NOTA : le monde des motards utilise les pseudonymes de tous temps. Encore aujourd’hui on trouve des « Pompe à Graisse », « Corbeau », « Tête à Foin »... Ces appellations sont tellement contrôlées dans le milieu de la moto que, bien souvent, dans ce petit monde, personne ne connaît plus les prénoms et noms des individus concernés !
Manifestation à Auxerre, 29 septembre 79
Des organisations surgies de nulle part comme « SOS Moto Survie » ou l’ « AMI » (Association des motards Indépendants) ou l’ « ADIM » ( Association de Défense des Intérêts des Motards) relayées par la presse spécialisée et, plus particulièrement par « Moto Journal », tentent d’orchestrer un mouvement de fond, complètement spontané, qui conduit, le 29 septembre 1979, à une journée nationale de protestation qui marque le début « officiel » de la revendication des motards de France.

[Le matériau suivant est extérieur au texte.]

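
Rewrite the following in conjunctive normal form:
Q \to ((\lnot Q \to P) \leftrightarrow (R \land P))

(\lnot Q \lor R) \land (\lnot Q \lor P)

Q \to ((\lnot Q \to P) \leftrightarrow (R \land P))
⇔ \lnot Q \lor ((\lnot Q \to P) \leftrightarrow (R \land P))
⇔ \lnot Q \lor (((\lnot Q \to P) \to (R \land P)) \land ((R \land P) \to (\lnot Q \to P)))
⇔ \lnot Q \lor ((\lnot (\lnot Q \to P) \lor (R \land P)) \land ((R \land P) \to (\lnot Q \to P)))
⇔ \lnot Q \lor ((\lnot (\lnot \lnot Q \lor P) \lor (R \land P)) \land ((R \land P) \to (\lnot Q \to P)))
⇔ \lnot Q \lor ((\lnot (\lnot \lnot Q \lor P) \lor (R \land P)) \land (\lnot (R \land P) \lor (\lnot Q \to P)))
⇔ \lnot Q \lor ((\lnot (\lnot \lnot Q \lor P) \lor (R \land P)) \land (\lnot (R \land P) \lor \lnot \lnot Q \lor P))
⇔ \lnot Q \lor (((\lnot \lnot \lnot Q \land \lnot P) \lor (R \land P)) \land (\lnot (R \land P) \lor \lnot \lnot Q \lor P))
⇔ \lnot Q \lor (((\lnot Q \land \lnot P) \lor (R \land P)) \land (\lnot (R \land P) \lor \lnot \lnot Q \lor P))
⇔ \lnot Q \lor (((\lnot Q \land \lnot P) \lor (R \land P)) \land (\lnot R \lor \lnot P \lor \lnot \lnot Q \lor P))
⇔ \lnot Q \lor (((\lnot Q \land \lnot P) \lor (R \land P)) \land (\lnot R \lor \lnot P \lor Q \lor P))
⇔ (\lnot Q \lor \lnot Q \lor R) \land (\lnot Q \lor \lnot Q \lor P) \land (\lnot Q \lor \lnot P \lor R) \land (\lnot Q \lor \lnot P \lor P) \land (\lnot Q \lor \lnot R \lor \lnot P \lor Q \lor P)
⇔ (\lnot Q \lor R) \land (\lnot Q \lor P)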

NOTA : en 1979 il règne encore un esprit « mai 68 » dans la rédaction de l’hebdomadaire « Moto Journal ». Fenouil, Guido BETTIOL (« Guidon Bestiole » !), Fred TRAN DUC, etc. attisent le mouvement de revendication dans les colonnes de ce « Moto Canard » dont la devise est « Faut pas mollir ! » et où les lecteurs communiquent entre eux via les « Magic Puces ».
Curieusement les autres périodiques motards se tiennent prudemment à l’écart : Moto Revue est une institution historique, conservatrice et...attentiste, Le Monde de la Moto reste très boy-scout et refuse de se mouiller (en fait, on le saura plus tard, DUPRE, le propriétaire, ne songe qu’à « faire son beurre ».)...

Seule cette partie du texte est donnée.